Saturday, November 5, 2011

What is the punishment for the sodomites in Cantos 15-16 of Inferno?


Dante puts the sodomites at the bottom of the seventh circle of hell. That's bad. Within the seventh circle, there are three rings. In ring number 1, Dante puts people who killed for their own material gain: so you have empire-builders, gluttons, and robbing travellers on the highway. People tend to get appropraite punishment, depending on the severity of their sins. So Alexander, a mass murderer, is in the boiling blood up to his eyebrows; highway robbers are only up to their ankles.


In ring number 2, we have people who killed themselves. They are worth than people who kill others, as they broke Nature's rule of self-preservation. Yet in ring number 3 - so even further down and deeper in hell - are the sodomites. Sodomy is even worse as an offence to nature than killing yourself, or killing other people. It's a pretty extreme judgement.
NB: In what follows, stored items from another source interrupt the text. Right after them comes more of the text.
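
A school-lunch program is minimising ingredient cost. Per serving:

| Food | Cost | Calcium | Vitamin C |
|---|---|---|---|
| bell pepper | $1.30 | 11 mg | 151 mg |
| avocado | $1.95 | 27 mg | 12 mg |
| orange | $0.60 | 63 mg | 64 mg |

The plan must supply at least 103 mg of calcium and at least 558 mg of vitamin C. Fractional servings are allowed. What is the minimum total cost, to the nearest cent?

Compare the cost at each extreme point of the feasible region.
bell pepper only: max(103/11, 558/151) = 9.364 servings → $12.17.
avocado only: max(103/27, 558/12) = 46.5 servings → $90.67.
orange only: max(103/63, 558/64) = 8.719 servings → $5.23.
bell pepper + avocado with both tight: 3.506 servings and 2.387 servings → $9.21.
bell pepper + orange with both tight: 3.242 servings and 1.069 servings → $4.86.
avocado + orange: intersection lies outside the first quadrant.
So the least-cost plan costs $4.86.

$4.86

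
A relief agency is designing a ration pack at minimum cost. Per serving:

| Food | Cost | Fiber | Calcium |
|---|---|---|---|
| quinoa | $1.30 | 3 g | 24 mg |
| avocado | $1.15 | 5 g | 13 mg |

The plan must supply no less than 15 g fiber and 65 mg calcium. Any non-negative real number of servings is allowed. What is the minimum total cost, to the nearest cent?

Two binding constraints pin down two serving amounts, so the optimal mix uses at most two foods. The candidates are each food alone (scaled to the tighter of fiber/calcium) and each pair with both constraints tight.
quinoa only: max(15/3, 65/24) = 5 servings → $6.50.
avocado only: max(15/5, 65/13) = 5 servings → $5.75.
quinoa + avocado with both tight: 1.605 servings and 2.037 servings → $4.43.
So the least-cost plan costs $4.43.

$4.43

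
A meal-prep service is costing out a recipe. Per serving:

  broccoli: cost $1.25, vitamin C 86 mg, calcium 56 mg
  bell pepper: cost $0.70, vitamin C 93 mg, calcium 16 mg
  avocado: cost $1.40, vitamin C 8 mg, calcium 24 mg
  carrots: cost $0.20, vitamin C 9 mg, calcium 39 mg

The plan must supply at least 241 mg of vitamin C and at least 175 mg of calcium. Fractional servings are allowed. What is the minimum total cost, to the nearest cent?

Check every corner: each single food scaled to meet both minima, and each pair solved so both constraints bind.
broccoli only: max(241/86, 175/56) = 3.125 servings → $3.91.
bell pepper only: max(241/93, 175/16) = 10.94 servings → $7.66.
avocado only: max(241/8, 175/24) = 30.12 servings → $42.17.
carrots only: max(241/9, 175/39) = 26.78 servings → $5.36.
broccoli + bell pepper: intersection lies outside the first quadrant.
broccoli + avocado with both tight: 2.713 servings and 0.9616 servings → $4.74.
broccoli + carrots with both tight: 2.745 servings and 0.5453 servings → $3.54.
bell pepper + avocado with both tight: 2.084 servings and 5.903 servings → $9.72.
bell pepper + carrots with both tight: 2.246 servings and 3.566 servings → $2.29.
avocado + carrots: the both-tight solution has a negative serving — not a feasible corner.
Cheapest feasible corner: $2.29.

$2.29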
How does he punish them? They have to run, together, forever, in a group, across sands which burn alight:



For hark! on yonder plain what clamours swell!
And see! in tempests roll’d, the burning sand,
Mingled with smoke, ascends the glowing sky!



The burning sand on which they run is supposed to represent their sterility: their inability to have children. It's not gay-friendly stuff.